Una de esas amenazas es evidente y alarmante: las redes eléctricas de alta tensión que atraviesan el sur de la ciénaga. Estas estructuras no cuentan con medidas de protección adecuadas, pese a que la normativa vigente —el Reglamento Técnico de Instalaciones Eléctricas (RETIE)— establece claramente la obligación de minimizar el impacto sobre la fauna y los ecosistemas. Pescadores de la zona asocian la mortalidad recurrente de aves con estas redes, y algunas imágenes difundidas en internet muestran indicios de quemaduras en los cuerpos de los animales. No se trata de una hipótesis descabellada, sino de un riesgo conocido y documentado en múltiples ecosistemas del mundo.
Proteger a las aves no es un gesto romántico ni un capricho ambientalista: es una obligación legal y ecológica. Cuando la normativa exige dispositivos para evitar la electrocución de fauna silvestre y estos no existen, no estamos frente a un accidente, sino ante una omisión.
Pero las redes eléctricas no son el único problema. Durante el recorrido también fue evidente la acumulación desbordada de residuos sólidos, que reducen la profundidad de la ciénaga y aceleran la descomposición del fondo. El olor ofensivo que emana de los sedimentos revela una alta carga de materia orgánica en descomposición. A esto se suman descargas de aguas residuales provenientes de asentamientos urbanos cercanos, que incrementan la carga de contaminantes orgánicos e inorgánicos.

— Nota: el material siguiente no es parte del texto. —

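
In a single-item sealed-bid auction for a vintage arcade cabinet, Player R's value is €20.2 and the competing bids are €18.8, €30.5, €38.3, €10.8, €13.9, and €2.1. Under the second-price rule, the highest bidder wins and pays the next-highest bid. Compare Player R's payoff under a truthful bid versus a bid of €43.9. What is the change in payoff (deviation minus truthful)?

-€18.1

The highest competing bid is €38.3.
Bidding truthfully at €20.2: the top bid is €38.3 (a rival), so Player R loses. Payoff = €0.0.
Bidding €43.9: Player R has the top bid, wins, and pays the second-highest bid €38.3. Payoff = €20.2 − €38.3 = -€18.1.
Change = -€18.1 − €0.0 = -€18.1.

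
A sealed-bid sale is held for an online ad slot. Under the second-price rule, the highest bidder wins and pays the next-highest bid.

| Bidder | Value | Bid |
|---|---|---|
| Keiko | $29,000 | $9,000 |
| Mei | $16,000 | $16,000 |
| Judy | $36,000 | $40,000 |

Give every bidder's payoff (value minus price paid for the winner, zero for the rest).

Payoffs: Keiko $0, Mei $0, Judy $20,000.

Sorted high to low: Judy $40,000; Mei $16,000; Keiko $9,000.
Judy has the top bid and wins; the price is the second-highest bid, $16,000.
Judy's payoff = $36,000 − $16,000 = $20,000. All other bidders lose, so their payoff is 0.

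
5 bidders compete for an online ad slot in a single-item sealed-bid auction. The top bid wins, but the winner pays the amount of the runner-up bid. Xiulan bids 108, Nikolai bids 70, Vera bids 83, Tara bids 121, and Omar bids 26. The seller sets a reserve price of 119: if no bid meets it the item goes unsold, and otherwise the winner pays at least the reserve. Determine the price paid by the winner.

The winner pays 119.

Bids in descending order: Tara 121 > Xiulan 108 > Vera 83 > Nikolai 70 > Omar 26.
Tara has the highest bid, so Tara wins.
The second-highest bid is 108, but the reserve 119 is higher, so the price is the reserve.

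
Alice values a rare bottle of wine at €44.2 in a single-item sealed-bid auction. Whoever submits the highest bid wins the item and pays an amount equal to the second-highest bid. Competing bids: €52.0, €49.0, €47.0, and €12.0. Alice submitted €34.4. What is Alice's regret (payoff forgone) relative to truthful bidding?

The highest competing bid is €52.0.
Bidding truthfully at €44.2: the top bid is €52.0 (a rival), so Alice loses. Payoff = €0.0.
Bidding €34.4: the top bid is €52.0 (a rival), so Alice loses. Payoff = €0.0.
Regret = truthful payoff − actual payoff = €0.0 − €0.0 = €0.0.
The bid only affects whether you win, not the price — here both bids land on the same side of the top rival bid, so the deviation is payoff-neutral.

€0.0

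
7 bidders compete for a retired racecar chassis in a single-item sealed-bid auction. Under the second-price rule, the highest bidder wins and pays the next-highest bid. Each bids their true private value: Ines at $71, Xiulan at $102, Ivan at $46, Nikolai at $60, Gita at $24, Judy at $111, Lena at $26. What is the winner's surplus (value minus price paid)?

Winner's surplus: $9.

Sorted high to low: Judy $111; Xiulan $102; Ines $71; Nikolai $60; Ivan $46; Lena $26; Gita $24.
Judy wins with the top bid and pays the second-highest, $102.
Surplus = $111 − $102 = $9.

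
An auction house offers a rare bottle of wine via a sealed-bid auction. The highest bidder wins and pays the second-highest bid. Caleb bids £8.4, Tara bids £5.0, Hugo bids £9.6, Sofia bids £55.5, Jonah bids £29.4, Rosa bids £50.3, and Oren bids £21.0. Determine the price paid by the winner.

Price paid: £50.3.

Sorted high to low: Sofia £55.5 > Rosa £50.3 > Jonah £29.4 > Oren £21.0 > Hugo £9.6 > Caleb £8.4 > Tara £5.0.
Sofia has the highest bid, so Sofia wins.
The second-highest bid is £50.3, so that is what Sofia pays.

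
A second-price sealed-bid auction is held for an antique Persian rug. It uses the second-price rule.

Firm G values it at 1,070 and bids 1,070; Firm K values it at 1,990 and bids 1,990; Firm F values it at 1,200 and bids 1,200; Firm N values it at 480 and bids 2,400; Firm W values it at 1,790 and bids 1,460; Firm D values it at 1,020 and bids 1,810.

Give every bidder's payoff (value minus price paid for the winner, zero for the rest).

Payoffs: Firm G 0, Firm K 0, Firm F 0, Firm N -1,510, Firm W 0, Firm D 0.

Sorted high to low: Firm N 2,400 > Firm K 1,990 > Firm D 1,810 > Firm W 1,460 > Firm F 1,200 > Firm G 1,070.
Firm N has the top bid and wins; the price is the second-highest bid, 1,990.
Firm N's payoff = 480 − 1,990 = -1,510. All other bidders lose, so their payoff is 0.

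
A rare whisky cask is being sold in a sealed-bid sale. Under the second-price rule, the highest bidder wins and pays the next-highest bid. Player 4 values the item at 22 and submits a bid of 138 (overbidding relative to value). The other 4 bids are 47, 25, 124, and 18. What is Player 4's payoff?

Payoff = -102.

Highest competing bid: 124.
Player 4's bid 138 is the highest overall, so Player 4 wins and pays the second-highest bid, 124.
Payoff = value − price = 22 − 124 = -102.
Overbidding won the item at a price above value — truthful bidding would have avoided this loss.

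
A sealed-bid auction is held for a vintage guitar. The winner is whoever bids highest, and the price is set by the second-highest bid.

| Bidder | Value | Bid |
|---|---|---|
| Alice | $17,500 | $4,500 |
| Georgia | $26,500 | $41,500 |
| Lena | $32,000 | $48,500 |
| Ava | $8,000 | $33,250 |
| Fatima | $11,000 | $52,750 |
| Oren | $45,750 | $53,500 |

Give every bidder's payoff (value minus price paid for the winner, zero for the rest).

Payoffs: Alice $0, Georgia $0, Lena $0, Ava $0, Fatima $0, Oren -$7,000.

Sorted high to low: Oren $53,500 > Fatima $52,750 > Lena $48,500 > Georgia $41,500 > Ava $33,250 > Alice $4,500.
Oren has the top bid and wins; the price is the second-highest bid, $52,750.
Oren's payoff = $45,750 − $52,750 = -$7,000. All other bidders lose, so their payoff is 0.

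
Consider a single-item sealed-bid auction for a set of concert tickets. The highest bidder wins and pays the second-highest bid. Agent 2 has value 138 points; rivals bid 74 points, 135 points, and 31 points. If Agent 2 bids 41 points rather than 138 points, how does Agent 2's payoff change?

The highest competing bid is 135 points.
Bidding truthfully at 138 points: Agent 2 has the top bid, wins, and pays the second-highest bid 135 points. Payoff = 138 points − 135 points = 3 points.
Bidding 41 points: the top bid is 135 points (a rival), so Agent 2 loses. Payoff = 0 points.
Change = 0 points − 3 points = -3 points.

Payoff change: -3 points.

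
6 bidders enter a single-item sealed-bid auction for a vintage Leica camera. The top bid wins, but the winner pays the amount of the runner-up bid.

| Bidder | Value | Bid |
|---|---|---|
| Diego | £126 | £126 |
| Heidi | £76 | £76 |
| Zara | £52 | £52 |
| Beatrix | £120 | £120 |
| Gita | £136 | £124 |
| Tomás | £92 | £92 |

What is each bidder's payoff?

Sorted high to low: Diego £126; Gita £124; Beatrix £120; Tomás £92; Heidi £76; Zara £52.
Diego has the top bid and wins; the price is the second-highest bid, £124.
Diego's payoff = £126 − £124 = £2. All other bidders lose, so their payoff is 0.

Diego £2, Heidi £0, Zara £0, Beatrix £0, Gita £0, Tomás £0.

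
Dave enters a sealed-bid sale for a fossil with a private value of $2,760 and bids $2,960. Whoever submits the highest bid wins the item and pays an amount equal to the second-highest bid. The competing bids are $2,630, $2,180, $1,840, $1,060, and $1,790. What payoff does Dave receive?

$130

Highest competing bid: $2,630.
Dave's bid $2,960 is the highest overall, so Dave wins and pays the second-highest bid, $2,630.
Payoff = value − price = $2,760 − $2,630 = $130.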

Lo más preocupante es que no existe información científica actualizada sobre la presencia de metales pesados, hidrocarburos o contaminantes emergentes en los sedimentos. La ausencia de datos no significa ausencia de contaminación; significa ausencia de vigilancia.
Otros procesos tensores siguen avanzando silenciosamente: la tala indiscriminada de manglares, el relleno con escombros y residuos, el crecimiento urbano desordenado y la ocupación ilegal de áreas protegidas. Estas acciones han reducido significativamente la cobertura de manglar, un ecosistema vital para la estabilidad del suelo, la protección costera y la reproducción de especies acuáticas.
- Aquí puede leer: El manglar que se pierde en silencio
Desde hace años, la academia y diversas organizaciones han insistido en la necesidad de proteger este humedal, reconocido por su importancia global debido a la presencia de especies migratorias que dependen de él como estación temporal en sus rutas. Sin embargo, la respuesta institucional ha sido insuficiente y fragmentada.
La Ciénaga de La Virgen no es un paisaje decorativo ni un obstáculo para el desarrollo urbano. Es un sistema ecológico fundamental que sostiene la biodiversidad de la Bahía de Cartagena. Funciona como una auténtica sala-cuna natural donde peces y otros organismos acuáticos realizan sus procesos reproductivos. Allí se desarrollan larvas y alevinos que luego migran hacia otros sectores de la bahía, garantizando la continuidad de los ciclos biológicos.
Por eso resultan particularmente preocupantes decisiones como la remoción de manglares en el caño Juan Angola bajo el argumento de una supuesta poda técnica. La ignorancia ecológica suele ser costosa, pero cuando se traduce en políticas públicas, sus efectos pueden ser irreversibles.
Señor alcalde Dumek Turbay: su administración difundió ampliamente la llegada de los flamencos como símbolo de orgullo ambiental. Hoy, frente a su muerte, el silencio resulta inquietante. En el contexto actual de sostenibilidad global, el brillo de una ciudad no se mide por la cantidad de cemento ni por el tamaño de sus obras. El verdadero brillo urbano depende de una ecuación multivariable donde los activos ambientales tienen un peso determinante.
Salvar la Ciénaga es salvar la ciudad. Es salvar la bahía. Es preservar el soporte ecológico que sostiene la vida y la economía local. Como advirtió Gandhi: la Tierra ofrece lo suficiente para satisfacer las necesidades de todos, pero nunca la avaricia del hombre.